C’est pourquoi, il faut comprendre cette dissolution de l’être comme apparence pure. Pour la métaphysique de l’époque, celle d’Aristote en particulier, le fait qu’il y ait des étants va de soi. On questionne l’être de l’étant, mais on ne saurait sans absurdité nier l’être lui-même. Pour Aristote, le principe de contradiction « il n’est pas possible que la même chose, en un seul et même temps, soit et ne soit pas » est indémontrable et peut être défendu contre ses négateurs. Dans le livre Gamma de la Métaphysique, Aristote montre qu’il suffit de demander à un adversaire du principe de dire au moins quelque chose pour le réfuter, car en disant quelque chose (on ne peut nier que les mots ont un sens défini), il signifie quelque chose et donc par-là respecte la logique du principe.

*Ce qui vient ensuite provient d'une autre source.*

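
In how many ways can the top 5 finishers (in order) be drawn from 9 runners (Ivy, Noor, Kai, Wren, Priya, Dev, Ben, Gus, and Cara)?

There are 9 choices for 1st place, 8 for 2nd, and so on down to 5 for position 5.
That gives 9 × 8 × 7 × 6 × 5 = 15120.

15120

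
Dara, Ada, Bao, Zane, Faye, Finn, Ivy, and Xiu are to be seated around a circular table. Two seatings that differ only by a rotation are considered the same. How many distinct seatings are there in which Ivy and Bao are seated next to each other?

Treat {Ivy, Bao} as one unit (2 internal orders) and seat the resulting 7 units around the table: (6)! circular arrangements.
So 2 × (6)! = 2 × 720 = 1440.

1440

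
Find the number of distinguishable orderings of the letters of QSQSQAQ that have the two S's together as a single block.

Treat the 2 copies of S as a single block. The multiset to arrange is then {SS, A, Q, Q, Q, Q}, 6 items in all.
That gives (6)!/(4!) = 30 arrangements.

30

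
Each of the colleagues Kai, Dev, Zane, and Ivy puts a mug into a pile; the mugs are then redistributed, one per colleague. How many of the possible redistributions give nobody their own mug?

Let Aᵢ be the assignments in which colleague i gets their own mug. We want the size of the complement of A₁∪…∪A_4.
By inclusion–exclusion this is Σ_{j=0}^{4} (−1)^j C(4,j)·(4−j)!.
Computing: 24 − 24 + 12 − 4 + 1 = 9.

9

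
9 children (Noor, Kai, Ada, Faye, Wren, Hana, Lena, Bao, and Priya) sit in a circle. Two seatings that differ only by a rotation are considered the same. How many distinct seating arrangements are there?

Fix one person's seat to break rotational symmetry; the remaining 8 people can be arranged in (8)! = 40320 ways.

40320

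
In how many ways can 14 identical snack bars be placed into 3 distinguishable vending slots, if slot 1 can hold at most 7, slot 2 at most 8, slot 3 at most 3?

Ignoring the caps, the number of non-negative solutions to x_1+…+x_3 = 14 is C(16,2) = 120.
Subtract solutions that violate a single cap (substitute x_i' = x_i − (cap_i+1)): x_1 ≥ 8 gives C(8,2) = 28; x_2 ≥ 9 gives C(7,2) = 21; x_3 ≥ 4 gives C(12,2) = 66. Together 115.
Add back pairs where two caps are both exceeded: 0 + 6 + 3 = 9.
By inclusion–exclusion the count is 120 − 115 + 9 = 14.

14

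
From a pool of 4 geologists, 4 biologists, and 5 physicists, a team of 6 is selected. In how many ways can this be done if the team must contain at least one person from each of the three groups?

1520

Unrestricted: C(13,6) = 1716 ways to pick any 6 of the 13.
Subtract selections that omit an entire group: no geologists → C(9,6) = 84; no biologists → C(9,6) = 84; no physicists → C(8,6) = 28.
Add back selections omitting two groups (i.e. drawn from a single group): C(4,6) + C(4,6) + C(5,6) = 0.
By inclusion–exclusion: 1716 − 196 + 0 = 1520.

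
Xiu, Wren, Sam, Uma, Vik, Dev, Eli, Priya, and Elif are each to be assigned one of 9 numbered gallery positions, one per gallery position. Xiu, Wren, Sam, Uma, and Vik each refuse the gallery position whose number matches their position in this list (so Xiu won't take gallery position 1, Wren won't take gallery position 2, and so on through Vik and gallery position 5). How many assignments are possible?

Let Aᵢ (for 1 ≤ i ≤ 5) be the placements that put person i in their forbidden gallery position. Any j of these fix j positions, leaving (9−j)! ways to fill the rest, and there are C(5,j) ways to pick which j.
By inclusion–exclusion, the number of valid placements is Σ_{j=0}^{5} (−1)^j C(5,j)·(9−j)!.
Computing: 362880 − 201600 + 50400 − 7200 + 600 − 24 = 205056.

205056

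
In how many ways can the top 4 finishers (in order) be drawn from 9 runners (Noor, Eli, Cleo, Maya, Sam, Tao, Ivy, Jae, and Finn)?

3024

This is an ordered selection of 4 from 9: P(9,4).
That gives 9 × 8 × 7 × 6 = 3024.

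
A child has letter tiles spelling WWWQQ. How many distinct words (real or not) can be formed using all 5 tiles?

10

The 5 letters of WWWQQ have repeats: Q appearing twice and W appearing 3 times.
So there are 5! / (3!·2!) = 10 distinguishable arrangements.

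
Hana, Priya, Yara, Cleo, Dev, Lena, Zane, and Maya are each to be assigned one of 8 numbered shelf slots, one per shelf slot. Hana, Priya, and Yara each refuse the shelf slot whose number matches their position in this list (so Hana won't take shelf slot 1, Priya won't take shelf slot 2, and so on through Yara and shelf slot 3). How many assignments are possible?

Let Aᵢ (for i ∈ {1, 2, 3}) be the placements that put person i in their forbidden shelf slot. Any j of these fix j positions, leaving (8−j)! ways to fill the rest, and there are C(3,j) ways to pick which j.
By inclusion–exclusion, the number of valid placements is Σ_{j=0}^{3} (−1)^j C(3,j)·(8−j)!.
Computing: 40320 − 15120 + 2160 − 120 = 27240.

27240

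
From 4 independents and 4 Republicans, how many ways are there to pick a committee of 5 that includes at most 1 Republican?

4

Split by how many Republicans are chosen (0 through 1).
Sum: C(4,0)·C(4,5) + C(4,1)·C(4,4) = 0 + 4 = 4.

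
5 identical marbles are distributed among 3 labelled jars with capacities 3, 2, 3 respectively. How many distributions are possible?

By stars and bars, unrestricted non-negative solutions to x_1+…+x_3 = 5 number C(5+2,2) = 21.
Subtract solutions that violate a single cap (substitute x_i' = x_i − (cap_i+1)): x_1 ≥ 4 gives C(3,2) = 3; x_2 ≥ 3 gives C(4,2) = 6; x_3 ≥ 4 gives C(3,2) = 3. Together 12.
No two caps can be exceeded simultaneously, so the pair terms are all 0.
By inclusion–exclusion the count is 21 − 12 + 0 = 9.

9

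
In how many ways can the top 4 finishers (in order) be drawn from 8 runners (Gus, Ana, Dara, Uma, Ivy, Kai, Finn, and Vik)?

1680

This is an ordered selection of 4 from 8: P(8,4).
That gives 8 × 7 × 6 × 5 = 1680.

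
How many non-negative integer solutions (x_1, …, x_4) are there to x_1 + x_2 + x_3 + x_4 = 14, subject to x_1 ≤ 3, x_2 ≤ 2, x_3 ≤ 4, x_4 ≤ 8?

19

Without the upper bounds there are C(17,3) = 680 ways to split 14 among 4 variables.
Subtract solutions that violate a single cap (substitute x_i' = x_i − (cap_i+1)): x_1 ≥ 4 gives C(13,3) = 286; x_2 ≥ 3 gives C(14,3) = 364; x_3 ≥ 5 gives C(12,3) = 220; x_4 ≥ 9 gives C(8,3) = 56. Together 926.
Add back pairs where two caps are both exceeded: 120 + 56 + 4 + 84 + 10 + 1 = 275.
Subtract triples: 10 + 0 + 0 + 0 = 10.
By inclusion–exclusion the count is 680 − 926 + 275 − 10 = 19.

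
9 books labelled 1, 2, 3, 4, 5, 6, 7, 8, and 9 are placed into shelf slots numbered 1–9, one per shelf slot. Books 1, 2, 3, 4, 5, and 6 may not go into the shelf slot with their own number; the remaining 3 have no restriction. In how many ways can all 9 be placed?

Let Aᵢ (for 1 ≤ i ≤ 6) be the placements that put book i in its forbidden shelf slot. Any j of these fix j positions, leaving (9−j)! ways to fill the rest, and there are C(6,j) ways to pick which j.
By inclusion–exclusion, the number of valid placements is Σ_{j=0}^{6} (−1)^j C(6,j)·(9−j)!.
Computing: 362880 − 241920 + 75600 − 14400 + 1800 − 144 + 6 = 183822.

183822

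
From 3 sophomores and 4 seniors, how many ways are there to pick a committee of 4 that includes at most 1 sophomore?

13

Split by how many sophomores are chosen (0 through 1).
Sum: C(3,0)·C(4,4) + C(3,1)·C(4,3) = 1 + 12 = 13.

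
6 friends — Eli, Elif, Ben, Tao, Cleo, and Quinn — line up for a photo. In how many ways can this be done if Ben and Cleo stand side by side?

240

Place the 4 others and the Ben-Cleo pair as 5 objects in a line; the pair has 2 internal arrangements.
So the count is 2·(5)! = 240.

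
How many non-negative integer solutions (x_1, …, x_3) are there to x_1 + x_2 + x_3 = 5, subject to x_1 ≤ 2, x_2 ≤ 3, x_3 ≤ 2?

6

By stars and bars, unrestricted non-negative solutions to x_1+…+x_3 = 5 number C(5+2,2) = 21.
Subtract solutions that violate a single cap (substitute x_i' = x_i − (cap_i+1)): x_1 ≥ 3 gives C(4,2) = 6; x_2 ≥ 4 gives C(3,2) = 3; x_3 ≥ 3 gives C(4,2) = 6. Together 15.
No two caps can be exceeded simultaneously, so the pair terms are all 0.
By inclusion–exclusion the count is 21 − 15 + 0 = 6.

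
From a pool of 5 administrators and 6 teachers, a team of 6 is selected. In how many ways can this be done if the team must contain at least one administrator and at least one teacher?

461

Unrestricted: C(11,6) = 462 ways to pick any 6 of the 11.
Subtract selections that omit an entire group: no administrators → C(6,6) = 1; no teachers → C(5,6) = 0.
Both groups omitted at once is impossible, so 462 − 1 = 461.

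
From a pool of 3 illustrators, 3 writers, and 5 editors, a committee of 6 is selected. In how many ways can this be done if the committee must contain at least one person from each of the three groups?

405

Total 6-person selections from all 11: C(11,6) = 462.
Selections missing a whole group: no illustrators → C(8,6) = 28; no writers → C(8,6) = 28; no editors → C(6,6) = 1.
Add back selections omitting two groups (i.e. drawn from a single group): C(3,6) + C(3,6) + C(5,6) = 0.
By inclusion–exclusion: 462 − 57 + 0 = 405.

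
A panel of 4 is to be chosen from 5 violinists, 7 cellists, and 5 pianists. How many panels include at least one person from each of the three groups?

1225

Unrestricted: C(17,4) = 2380 ways to pick any 4 of the 17.
Selections missing a whole group: no violinists → C(12,4) = 495; no cellists → C(10,4) = 210; no pianists → C(12,4) = 495.
Add back selections omitting two groups (i.e. drawn from a single group): C(5,4) + C(7,4) + C(5,4) = 45.
By inclusion–exclusion: 2380 − 1200 + 45 = 1225.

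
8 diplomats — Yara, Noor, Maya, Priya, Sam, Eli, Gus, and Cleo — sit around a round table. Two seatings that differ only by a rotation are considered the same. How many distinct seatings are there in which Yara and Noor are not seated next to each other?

3600

All circular seatings of 8 people number (7)! = 5040.
Seatings with Yara beside Noor: treat them as a block with 2 internal orders, giving 2 × (6)! = 1440.
Subtracting, 5040 − 1440 = 3600.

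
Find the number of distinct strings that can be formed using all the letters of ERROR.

ERROR has 5 letters with R appearing 3 times.
The number of distinct arrangements is 5!/(3!) = 120/6 = 20.

20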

Pyrrhon, en déclarant à propos d’une chose qu’elle est et n’est pas, fait-il vraiment preuve d’absurdité? Pour lui, c’est bien une vérité, mais elle ne se situe pas au niveau du discours, car le langage ne peut manquer de réintroduire la question de l’être (« ceci est », « ceci n’est pas », « il n’y a que l’apparence », etc.) Si tout est indécidable et indifférent, alors il s’agit non pas de suspendre son jugement mais de s’abstenir de juger. Voilà le vrai sens de l’épochê pyrrhonienne pour Marcel Conche. Le sage est celui qui se délivre de la recherche illusoire de la vérité. Si l’on quitte le sol des évidences du sens commun et de la philosophie dogmatique, alors on cesse de donner une valeur au mot « être ». Pour Marcel Conche, une telle position ne pouvait manquer de faire « l’objet d’un refoulement idéologique, car, contrairement au scepticisme phénoméniste (celui de Sextus Empiricus par exemple), il ne fut jamais conciliable avec les idéologies dominantes ». Phyrron est au fond très proche de Wittgenstein, qui dénonce dans sa seconde philosophie les prétentions abusives de la philosophie. Leurs pensées respectives s’exercent contre une certaine idée de la philosophie. Faire de la philosophie, c’est se délivrer de l’illusion que la philosophie dit ou peut dire quelque chose sur le réel. Si Wittgenstein cherche à nous délivrer « des crampes mentales » occasionnées par « l’ensorcellement par le langage » dont nous nous ne manquons pas d’être les victimes, Pyrrhon, lui dénonce l’illusion ontologique à la base de tout questionnement philosophique. Car ce qui est étonnant, c’est bien la croyance non discutée en la philosophie !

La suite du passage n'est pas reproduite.